Top 10 Letters
Maryland, Newt, the Saudis, and more.
12:00 AM, Jul 22, 2004
THE DAILY STANDARD welcomes letters to the editor. Letters will be edited for length and clarity and must include the writer's name, city, and state.
I would like to thank Katherine Mangu-Ward for her article The Secret Life of Newt Gingrich. I was not aware that the Newt Gingrich who shared Reviewer Position 488 with me was the Newt Gingrich.
I would also like to take this opportunity to thank her for being so polite. While I realize it was done as a humorous notation, which I do not mind, Mangu-Ward did it without the usual words that some attach to who I am.
Once again, thanks for noticing me. It's fun to find yourself sharing the spotlight with one so well known and respected as Mr. Gingrich.
One way to put the fear of Allah into the Saudi royals (Stephen Schwartz, Push the Princes) would be to circulate the following rumors: In the event of the fall of the House of Saud, Western governments are considering seizing Saudi assets, including the personal riches of all the princes. As compensation, they would receive quick immigration processing, eligibility for welfare benefits, job retraining assistance, and a small stipend from the proceeds of the sale of their assets. Most of the money would be made available to a friendly and democratic successor regime, which no doubt the West would be doing everything in its power to bring into existence.
William J. Walsh is wise to advocate that the United States should prioritize Turkey among our Eurasian allies. (Americans in Turkey) In addition, we should encourage Turkey, Iraq, Israel, and at some point Jordan, to form a Middle East Democratic Free Trade Area, in eventual association with Afghanistan and the other democratizing -Stans. This will provide Turkey with a realistic and potent alternative to the European Union, which fundamentally doesn't want Turkey as a member, and will provide an organized economic future and regional incentive for the democratizing Middle East.

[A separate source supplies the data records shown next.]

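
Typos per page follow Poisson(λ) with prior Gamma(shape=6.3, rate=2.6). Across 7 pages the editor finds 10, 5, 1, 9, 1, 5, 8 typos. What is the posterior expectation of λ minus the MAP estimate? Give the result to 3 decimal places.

0.104

Σ counts = 39. Posterior: Gamma(shape = 6.3+39 = 45.3, rate = 2.6+7 = 9.6).
Mode = (α−1)/β = 44.3/9.6 = 4.615.
Mean = α/β = 45.3/9.6 = 4.719.
Difference = 4.719 − 4.615 = 0.104.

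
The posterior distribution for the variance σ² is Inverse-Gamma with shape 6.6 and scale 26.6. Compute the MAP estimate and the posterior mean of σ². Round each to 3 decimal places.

Mode = β/(α+1) = 26.6/7.6 = 3.500.
Mean = β/(α−1) = 26.6/5.6 = 4.750.

MAP = 3.500, posterior mean = 4.750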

Time out. Gingrich is small potatoes compared to Harriet Klausner. Harriet has written 7,107 reviews. Harriet, a former librarian, claims she reads two books a day. Good for her.

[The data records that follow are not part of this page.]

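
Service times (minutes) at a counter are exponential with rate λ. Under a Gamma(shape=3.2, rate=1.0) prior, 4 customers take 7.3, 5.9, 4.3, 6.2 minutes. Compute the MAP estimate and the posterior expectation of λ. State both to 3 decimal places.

MAP = 0.251; posterior mean = 0.291

Σ times = 23.7. Posterior: Gamma(shape = 3.2+4 = 7.2, rate = 1.0+23.7 = 24.7).
Mode = (α−1)/β = 6.2/24.7 = 0.251.
Mean = α/β = 7.2/24.7 = 0.291.
The posterior is right-skewed, so the mean exceeds the mode.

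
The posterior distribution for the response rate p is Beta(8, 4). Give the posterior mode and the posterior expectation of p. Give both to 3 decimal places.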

Of course Harriet has some catching up to do to equal Lawrance Bernabo, who's reviewed 8,157 books. Lawrance, more verbose than Harriett, probably has his own dedicated server at Amazon just to hold this stuff.
Jeez people, get a life.
--J. Stephen Clayton
I an experience similar to Jonathan V. Last's with Maryland's tax dept (Oh, Maryland!). I moved from Virginia in January of 1996 and mailed my 1995 Federal Tax forms from my Maryland home, but of course the only state taxes I paid were to Virginia. A couple years later, Maryland was saying I owed the state 1995 taxes--it seems they get a list from the feds of Maryland residents who sent in Federal taxes and use that as the basis for who owes them (regardless of where the residents lived the previous year). Eventually I had a collection agency calling me. I had to send Maryland a copy of my 1995 W-2 from my former employer, showing what my address was in 1995.
In Learning the Hard Way, Irwin M. Stelzer gives a pretty good overview of the current dilemma. Yes, the war in Iraq wasn't or isn't directly about oil, but it does position the United States on land next door to Saudi Arabia.

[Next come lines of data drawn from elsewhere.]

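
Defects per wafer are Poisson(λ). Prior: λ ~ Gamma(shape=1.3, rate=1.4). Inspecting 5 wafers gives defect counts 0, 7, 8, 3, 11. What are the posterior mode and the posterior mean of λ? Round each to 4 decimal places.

Σ counts = 29. Posterior: Gamma(shape = 1.3+29 = 30.3, rate = 1.4+5 = 6.4).
Mode = (α−1)/β = 29.3/6.4 = 4.5781.
Mean = α/β = 30.3/6.4 = 4.7344.

MAP: 4.5781. Posterior mean: 4.7344.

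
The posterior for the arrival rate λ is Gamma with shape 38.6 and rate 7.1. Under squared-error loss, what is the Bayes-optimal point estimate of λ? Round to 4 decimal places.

5.4366

Mode = (α−1)/β = 37.6/7.1 = 5.2958.
Mean = α/β = 38.6/7.1 = 5.4366.
Squared-error loss ⇒ the optimal estimator is the posterior mean.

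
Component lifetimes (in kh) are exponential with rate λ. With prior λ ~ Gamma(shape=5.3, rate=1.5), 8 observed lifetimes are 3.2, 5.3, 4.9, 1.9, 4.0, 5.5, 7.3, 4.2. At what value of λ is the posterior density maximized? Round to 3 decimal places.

Σ times = 36.3. Posterior: Gamma(shape = 5.3+8 = 13.3, rate = 1.5+36.3 = 37.8).
Mode = (α−1)/β = 12.3/37.8 = 0.325.
Mean = α/β = 13.3/37.8 = 0.352.
This is the posterior mode — the MAP estimate.

0.325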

As to refineries, there is a reluctance to build more sweet crude refineries in the United States if the transition to heavy crude is about to be made. Heavy oil "upgraders" will most likely be sited nearer the wellhead for a number of reasons, and the price differential between light sweet and heavy sour will widen inevitably. It is understandable that the large concerns capable of building new refineries are reluctant to do so; thus, there is as much of a price hike due to refinery shortage as feedstock shortage. The happy days of glut in both feedstock and processing capacity are now history. That is not to say that there won't be price drops, but the risk premium is here to stay for both political and technical reasons.